= Institute of Electronic Music and Acoustics =

Austrian research center

The Institute of Electronic Music and Acoustics (IEM) is a multidisciplinary research center within the University of Music and Performing Arts, Graz, (Austria).

== Research ==
=== Research and development ===
Research activities are concentrated mainly in digital signal processing, audio engineering, and psycho acoustics, e.g. projects in analysis and syntheses of sound and loudness perception.

- Recording- and Reproduction technology
- Signal Processing, Sound Analysis and Synthesis
- Realtime Software
- Internet Archive of Electronic Music

=== Artistic Research ===
The IEM is very active in the field of Artistic Research.
As part of the 'Doctor Artium' program of the University of Music and Performing Arts Graz, several art-based doctorates have been supervised at the IEM.
Also, since 2011 IEM staff members have won seven PEEK grands for various artistic research projects, each with a run-time of three years. The PEEK program is a highly competitive research program for artistic research in Austria, and is funded by the Austrian Science Fund (FWF).

== Education ==
At IEM, compositions students are trained in musical acoustics, sound synthesis, algorithmic composition, and real-time systems.
The institute has established an audio engineering curriculum in collaboration with the Graz University of Technology. The most important aspects of these courses is to bring technology and artistic creativity closer together.

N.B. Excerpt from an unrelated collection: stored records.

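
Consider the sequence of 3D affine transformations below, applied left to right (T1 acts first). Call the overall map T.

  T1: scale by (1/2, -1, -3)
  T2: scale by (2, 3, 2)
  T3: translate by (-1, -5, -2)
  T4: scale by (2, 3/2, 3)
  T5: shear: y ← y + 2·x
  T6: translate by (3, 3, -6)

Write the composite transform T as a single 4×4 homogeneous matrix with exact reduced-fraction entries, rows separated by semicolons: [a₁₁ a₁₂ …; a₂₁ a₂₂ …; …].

T1 = [1/2 0 0 0; 0 -1 0 0; 0 0 -3 0; 0 0 0 1]
T2·T1 = [1 0 0 0; 0 -3 0 0; 0 0 -6 0; 0 0 0 1]
T3·…·T1 = [1 0 0 -1; 0 -3 0 -5; 0 0 -6 -2; 0 0 0 1]
T4·…·T1 = [2 0 0 -2; 0 -9/2 0 -15/2; 0 0 -18 -6; 0 0 0 1]
T5·…·T1 = [2 0 0 -2; 4 -9/2 0 -23/2; 0 0 -18 -6; 0 0 0 1]
T6·…·T1 = [2 0 0 1; 4 -9/2 0 -17/2; 0 0 -18 -12; 0 0 0 1]

T = [2 0 0 1; 4 -9/2 0 -17/2; 0 0 -18 -12; 0 0 0 1]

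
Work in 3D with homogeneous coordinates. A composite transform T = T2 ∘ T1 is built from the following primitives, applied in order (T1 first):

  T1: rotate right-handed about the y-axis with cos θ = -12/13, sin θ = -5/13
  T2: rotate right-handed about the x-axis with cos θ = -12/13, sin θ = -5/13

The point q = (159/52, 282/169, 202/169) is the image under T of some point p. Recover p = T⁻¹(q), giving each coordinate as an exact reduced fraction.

T1 = [-12/13 0 -5/13 0; 0 1 0 0; 5/13 0 -12/13 0; 0 0 0 1]
T2·T1 = [-12/13 0 -5/13 0; 25/169 -12/13 -60/169 0; -60/169 -5/13 144/169 0; 0 0 0 1]
det M = 1; M⁻¹ = [-12/13 25/169 -60/169 0; 0 -12/13 -5/13 0; -5/13 -60/169 144/169 0; 0 0 0 1]
M⁻¹ · (159/52, 282/169, 202/169)ᵀ = (-3, -2, -3/4)ᵀ

p = (-3, -2, -3/4)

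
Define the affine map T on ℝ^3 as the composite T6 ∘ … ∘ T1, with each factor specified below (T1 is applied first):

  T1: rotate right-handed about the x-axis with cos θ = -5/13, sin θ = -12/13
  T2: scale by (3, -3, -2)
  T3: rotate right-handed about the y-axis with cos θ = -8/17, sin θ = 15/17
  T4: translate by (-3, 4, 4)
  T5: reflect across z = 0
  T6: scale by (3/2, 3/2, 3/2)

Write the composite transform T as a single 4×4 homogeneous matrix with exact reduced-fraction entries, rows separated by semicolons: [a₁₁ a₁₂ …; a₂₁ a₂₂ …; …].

T = [-36/17 540/221 225/221 -9/2; 0 45/26 -54/13 6; 135/34 288/221 120/221 -6; 0 0 0 1]

T1 = [1 0 0 0; 0 -5/13 12/13 0; 0 -12/13 -5/13 0; 0 0 0 1]
T2·T1 = [3 0 0 0; 0 15/13 -36/13 0; 0 24/13 10/13 0; 0 0 0 1]
T3·…·T1 = [-24/17 360/221 150/221 0; 0 15/13 -36/13 0; -45/17 -192/221 -80/221 0; 0 0 0 1]
T4·…·T1 = [-24/17 360/221 150/221 -3; 0 15/13 -36/13 4; -45/17 -192/221 -80/221 4; 0 0 0 1]
T5·…·T1 = [-24/17 360/221 150/221 -3; 0 15/13 -36/13 4; 45/17 192/221 80/221 -4; 0 0 0 1]
T6·…·T1 = [-36/17 540/221 225/221 -9/2; 0 45/26 -54/13 6; 135/34 288/221 120/221 -6; 0 0 0 1]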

=== Composition - Computer Music ===

The IEM offers a 3-year bachelor and a 2-year master program in Computer Music.
The main focuses of this three-year program – the first of its kind in Austria – are:
- Computer Music Composition
- Performance and interpretation of electronic works
- Conception and development of new electronic instruments
- Music Informatics

Some of the offered courses are taking place in collaboration with the Institute of Composition, Music Theory and Conducting (Institute 1) of the Graz University of Music and Dramatic Arts

=== Electrical Engineering / Sound Engineering ===

Bachelor/Master study in cooperation with the Graz University of Technology

=== Musicology ===

Bachelor/Master study in cooperation with the University of Graz

== Art Production ==
IEM provides technology and know-how to composers and musicians in the creation and realization of their works.
Since 1990, IEM has collaborated with guest artists (including Olga Neuwirth, Peter Ablinger, Bernhard Lang) in the production and performance of more than 80 new compositions. In this process, many international partnerships have been established.

Since 2014 the IEM is also offering an Artist-In-Residence program, which enables the selected artist to work at the facilities of the IEM for a duration of 5 months. The selected Artists-In-Residence are:

- 2014: Dugal McKinnon
- 2015: Heather Frasch and Budhaditya Chattopadhyay
- 2016: Reiko Yamada

== Publications ==
The IEM publishes the series "Contributions to Electronic Music".

== Open source ==
The IEM is involved in several open-source projects.
It is currently hosting the main community portal and the mailing-lists for Pure Data

==Articles==
- Ritsch, Winfried and IOhannes Zmölnig. “IEM — Institute of Electronic Music and Acoustics (Graz).” eContact! 11.3 — Logiciels audio « open source » / Open Source for Audio Application (September 2009).